Everyone seemed to just throw their empty water bottles, napkins, cigarette butts and other garbage onto the street making the sidewalk filthy. (Our waitress was walking around barefoot though!!!) There were also cars driving up on the sidewalk directly next to us as we ate our food. Everything just seemed fun and comfortable though, it felt good to be sharing these experiences with E and to be able to laugh at everything happening around us.
A bad habit that I have fallen into has been talking about things/ people /places that stick out to me as I see them rather than waiting till I am out of earshot. Having the language barrier makes you feel like an observer in another world and somewhat invisible. All of a sudden you have a freedom with your words that you don’t normally have at home. You can admire someone’s shoes, or groan at traffic patterns, or yell out in frustration and culture shock and no one is the wiser. Having a friend to share these moments with makes exploring Shanghai that much more fun.

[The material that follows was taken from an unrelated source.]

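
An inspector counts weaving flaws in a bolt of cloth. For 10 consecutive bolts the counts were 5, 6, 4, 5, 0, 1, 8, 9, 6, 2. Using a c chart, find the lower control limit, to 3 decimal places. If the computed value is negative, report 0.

c̄ = (5 + 6 + 4 + 5 + 0 + 1 + 8 + 9 + 6 + 2) / 10 = 46 / 10 = 4.6000
LCL = c̄ − 3√c̄ = 4.6000 − 3 × 2.1448 = -1.8343 → 0 (cannot be negative)

0.000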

The Bund was crazy busy. It was around 11PM and there was still non-stop traffic. Walking on Nanjing Road made me feel like a fish swimming upstream, everywhere we looked there were streams of people going in one direction. It was the most organized I had seen the city! There were lots of people from all over the world there that night admiring the skyline. Everyone was taking pictures, meeting friends and filling the night with a lot of laughter and happiness. It felt safe and comfortable and a good place to spend the next couple of weeks.
At exactly 11PM all of the lights went out in the buildings signalling everyone’s bedtime. I’ve talked to other people about this phenomenon of turning the city lights out at a certain time of night and almost everyone agrees it is to give the impression that there is no nightlife. The lights might have been out but the buzz in the air certainly remained alive- Shanghai seems to have a very keen nightlife.
On our way back we stopped into a Miniso which is a very fun all purpose store with household items, toiletries, food, electronics and stationery. I don’t know why I was surprised but the store was packed. I bought coloured pencils and dried sweet potato. They were both mediocre in their own ways.
The subway had shut down by the time we were ready to head home so we hailed a cab and had a peaceful drive back to the hostel. The streets outside the hostel were lined with small vendors selling vegetables, meat, and stuffed eggplant! Very intriguing.
What a perfect day.
duōshǎo qián / 多少钱 : How much does it cost?